If the obstructed gland has bacteria within it, the gland may become infected. This is a hordeolum, which resembles a pimple, which is an infected obstruction of an oil gland of the skin. A hordeolum may be tender to touch and resemble a pustule elsewhere in the body. A chalazion is not an infection but may follow or precede a hordeolum. Hordeolum is another name for a style.

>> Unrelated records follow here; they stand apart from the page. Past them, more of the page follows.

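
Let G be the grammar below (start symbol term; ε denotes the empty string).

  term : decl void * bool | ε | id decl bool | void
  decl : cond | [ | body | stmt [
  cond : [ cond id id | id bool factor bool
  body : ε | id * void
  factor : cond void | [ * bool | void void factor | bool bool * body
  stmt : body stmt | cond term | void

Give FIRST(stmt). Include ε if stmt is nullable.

{ [, id, void }

From stmt : body stmt: body nullable, take FIRST(body) ∪ FIRST(stmt) = { [, id, void }.
From stmt : cond term: add FIRST(cond) = { [, id }.
stmt : void contributes {void}.
Union: FIRST(stmt) = { [, id, void }.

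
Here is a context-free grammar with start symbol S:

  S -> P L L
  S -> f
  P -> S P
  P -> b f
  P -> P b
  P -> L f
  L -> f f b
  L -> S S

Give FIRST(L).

L -> f f b contributes {f}.
From L -> S S: add FIRST(S) = { b, f }.
Union: FIRST(L) = { b, f }.

{ b, f }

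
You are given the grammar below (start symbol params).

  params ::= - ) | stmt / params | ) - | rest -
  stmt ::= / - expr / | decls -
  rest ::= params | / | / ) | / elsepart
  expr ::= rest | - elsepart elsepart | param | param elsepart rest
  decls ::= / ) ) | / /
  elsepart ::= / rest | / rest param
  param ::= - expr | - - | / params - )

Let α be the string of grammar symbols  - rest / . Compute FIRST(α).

- is a terminal; add {-} and stop.

{ - }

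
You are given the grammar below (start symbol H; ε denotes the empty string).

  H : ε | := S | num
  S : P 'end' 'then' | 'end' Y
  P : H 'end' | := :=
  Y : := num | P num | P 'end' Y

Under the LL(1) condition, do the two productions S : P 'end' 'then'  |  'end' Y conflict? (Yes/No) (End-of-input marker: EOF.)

FIRST(P 'end' 'then') = { 'end', :=, num } and FIRST('end' Y) = { 'end' }.
Both contain 'end', so the two alternatives are not disjoint — LL(1) conflict.

Yes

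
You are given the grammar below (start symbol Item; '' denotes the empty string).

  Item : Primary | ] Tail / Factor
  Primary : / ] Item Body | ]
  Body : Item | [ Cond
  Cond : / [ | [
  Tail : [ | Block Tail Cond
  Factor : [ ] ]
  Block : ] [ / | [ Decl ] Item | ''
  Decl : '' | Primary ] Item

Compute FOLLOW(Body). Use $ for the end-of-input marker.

In Primary : / ] Item Body: Body is at the end, add FOLLOW(Primary) = { $, /, [, ] }.
Union: FOLLOW(Body) = { $, /, [, ] }.

{ $, /, [, ] }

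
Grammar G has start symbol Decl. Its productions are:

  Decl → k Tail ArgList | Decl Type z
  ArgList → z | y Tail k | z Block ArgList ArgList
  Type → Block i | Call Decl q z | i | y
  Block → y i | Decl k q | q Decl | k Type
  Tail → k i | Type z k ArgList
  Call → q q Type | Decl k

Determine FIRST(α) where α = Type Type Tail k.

Add FIRST(Type) = { i, k, q, y }; Type is not nullable, stop.

{ i, k, q, y }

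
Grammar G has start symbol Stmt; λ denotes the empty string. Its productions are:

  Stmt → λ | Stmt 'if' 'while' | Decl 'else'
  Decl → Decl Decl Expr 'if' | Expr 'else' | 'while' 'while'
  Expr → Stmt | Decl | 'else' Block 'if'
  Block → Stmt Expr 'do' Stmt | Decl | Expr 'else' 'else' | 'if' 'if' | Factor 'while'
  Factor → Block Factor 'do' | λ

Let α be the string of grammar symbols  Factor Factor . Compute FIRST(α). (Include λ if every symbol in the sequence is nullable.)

{ 'do', 'else', 'if', 'while', λ }

Add FIRST(Factor)\{λ} = { 'do', 'else', 'if', 'while' }; Factor is nullable, continue.
Add FIRST(Factor)\{λ} = { 'do', 'else', 'if', 'while' }; Factor is nullable, continue.
Every symbol is nullable, so include λ.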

A doctor uses a patient’s medical history and the finding of a firm, painless lump in one of the eyelids to diagnose a chalazion. This diagnosis can be made by inspection with a penlight and some magnification source together with palpation (feeling) of the lump. A chalazion diagnosis includes investigating other causes of lid lumps, including benign and malignant growths, such as basal cell carcinoma. Your physician will suggest a biopsy if he or she suspects that the lump might be a tumor.
Prognosis of Chalazion
In general, a chalazion does not affect sight. Rarely, the lump itself is large enough to distort the ocular surface, including the cornea, and cause temporary astigmatism with a blurring of the vision. The vision will return to normal once a medical professional removes the chalazion, or it gets smaller. The pressure of the chalazion on the eye does not cause glaucoma. A chalazion is not malignant and has no potential to become malignant. A chalazion is not contagious. A chalazion differs from an external hordeolum (stye) in that a chalazion contains no infected material. Rarely, multiple chalazia of the same eyelid can lead to physical changes in the lid, causing eyelashes to turn in toward the eye (trichiasis).
Prevention of Chalazion
Some individuals have thicker Meibomian gland secretions than others and, therefore, have a greater risk of developing a chalazion. If you have had one chalazion, you are at greater risk of developing another one in the future. Because of alterations within the oil glands of the face, people with acne rosacea are at greater risk of developing chalazia. The regular use of warm compresses applied to the closed eyelids for five minutes before bedtime can help prevent the Meibomian glands from clogging during the night. In people with seborrhea of the lids and recurrent chalazia, warm compresses and careful cleansing of the lid margins can help prevent. Some patients with recurrent chalazia can benefit from chronic oral low-dose tetracycline, which changes the oil-producing glands’ metabolism.